Chapitre 3
Write by NafissaVonTeese
Précédemment
Fama
s’était réveillée à Saint-Louis, sans le moindre souvenir d’avoir quitté Dakar. Elle se convainquit que l’auberge dans laquelle elle
se trouvait, ainsi que la voix qu’elle y entendait, n’étaient rien de plus que le fruit de son imagination. Cependant, elle commença à y douter en se rendant
compte que le livre qui était censé n’exister que dans son rêve, s’était retrouvé dans la vie réelle.
***
Elle
ne faisait plus la part des choses entre le rêve et la réalité ; du moins,
elle n’essayait même pas.
En
quittant la gare, Fama n’avait rien d’autre dans la tête que de vider le
réfrigérateur avant de prendre une longue douche froide. Elle ne se souvenait même plus de la dernière fois qu’elle avait
avalée quelque chose.
Arrivée
chez elle, elle trouva la porte d’entrée grande ouverte, ce qui la fit se
sentir aussitôt en sécurité.
Saint-Louis
était une grande ville mais presque personne ne fermait la porte de sa maison à
clé durant la journée. Sur l’île nord où elle
habitait depuis sa naissance avec ses parents et ses trois petits frères, la
vie était tout ce qu’il y’avait de plus calme et Fama ne s’en plaignit jamais.
Elle
s’était directement dirigée vers sa chambre et avait jeté par terre tout ce qu’elle
avait dans les mains. L’odeur du Thiébou Dieune venant de la cuisine lui
rappela à quel point elle avait faim.
Elle
avait juste pris le temps d’enlever ses ballerines avant de courir retrouver
sans mère dans leur petite cuisine.
-
Salut Ma ! Ça va ?
Elle
était assise sur un banc en bois et épluchait des légumes. Fama avait laissé un petit sourire de satisfaction se
dessiner sur ses lèvres puis l’avait rapidement effacée de son visage avant que
sa mère ne le voie. D’habitude, cette corvée lui
était destinée alors que tout ce qui touchait aux tâches ménagères, n’était
tout simplement pas sa tasse de thé.
-
Oui bien. Et ta réunion ? Tu
n’as pas donné les détails hier.
-
Mieux que prévu. Ils n’ont presque
rien compris à mon blabla habituel mais le boss semblait convaincu à la
fin ! Il est partant pour un test mais je suis certaine qu’il a déjà mordu
à l’hameçon. Je vais pouvoir garder mon poste !
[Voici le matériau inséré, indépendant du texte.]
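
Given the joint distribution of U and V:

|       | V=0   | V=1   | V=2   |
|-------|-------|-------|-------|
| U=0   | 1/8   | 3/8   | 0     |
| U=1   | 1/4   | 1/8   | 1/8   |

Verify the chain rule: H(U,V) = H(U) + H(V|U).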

De toute façon, ils ne trouveront pas mieux que moi de si tôt.
-
Bien. Je suis ravie pour toi. Avant
que je ne l’oublie, tu me passes s’il te plaît le numéro de téléphone de Khady pour
que je la remercie !
-
Quelle Khady ?
Fama
avait machinalement posé cette question sans vraiment faire le rapport
avec le mensonge qu’elle avait servie à sa mère la veille.
-
Khady ! Ton amie chez qui tu as
passé la nuit ! J’aimerais la remercier d’avoir bien voulu t’accueillir,
et en passant saluer sa mère. C’est plus correct non ?
-
Euh… Oui ! Bien-sûr ! Excellente
idée…
« Mais
qu’est-ce que tu me fais là Ma ? » s’était-elle demandée dans sa tête
tout en espérant qu’elle oublie vite cette idée.
-
Maintenant tu peux venir m’aider
s’il te plait ? Il est presque midi et tu sais que ton père déteste que le
repas soit servi tard quand ses amis mangent à la maison.
-
Sérieux ? Ils viennent aussi les
vendredis maintenant? Le samedi ne suffit plus ? Ma tu sais que ces
vieux sont…
Elle
l’interrompit net en la fusillant du regard.
Elle
savait exactement où sa fille allait en venir car ce n’était pas la première
fois qu’elles tenaient cette discussion.
Fama
trouvait les amis de son père « encombrants et grincheux » comme elle
le répétait à sa mère à chaque fois qu’elle les voyait franchir le seuil de
leur maison. Elle se limitait à les saluer avec
beaucoup de politesse comme on le lui avait appris, puis allait aussitôt
s’enfermer dans sa chambre, sous prétexte qu’elle travaillait. Elle ne les
aimait tout simplement pas. Pourquoi ? Personne ne le savait, elle non
plus certainement.
« Samedi…
Bien-sûr ! »
Elle
n’arrêtait pas de faire une confusion sur les jours. Pourtant Dakar ne se
trouvait qu’à 250 kilomètres de Saint-Louis et les deux villes étaient sur le
même fuseau horaire. Pourquoi souffrait-elle alors de jet-lag ?
-
Ma, il est quelle heure là ?
Fama
n’avait pas attendu une réponse à sa question. Elle était retournée dans sa
chambre pour enfiler des sandales avant de repasser devant sa mère en courant.
-
Demande aux garçons de t’aider.
J’arrive Ma ; lui avait-elle lancée avant de s’éclipser des lieux.
Elle
avait juste souri car savait exactement ce qu’allait faire sa fille. Elle ne cautionnait pas ses petites sorties du
samedi, entre 11h et 12h, mais jugeait mieux de la couvrir, pour ne pas que son
père l’apprenne.
Il
ne fallut pas beaucoup de temps à Fama pour atteindre le pont Faidherbe qu’elle
emprunta à la course. D’habitude, elle ne mettait pas moins de 15 minutes pour
parcourir les 515 mètres du pont, mais celle fois là, elle le fit en 7 minutes.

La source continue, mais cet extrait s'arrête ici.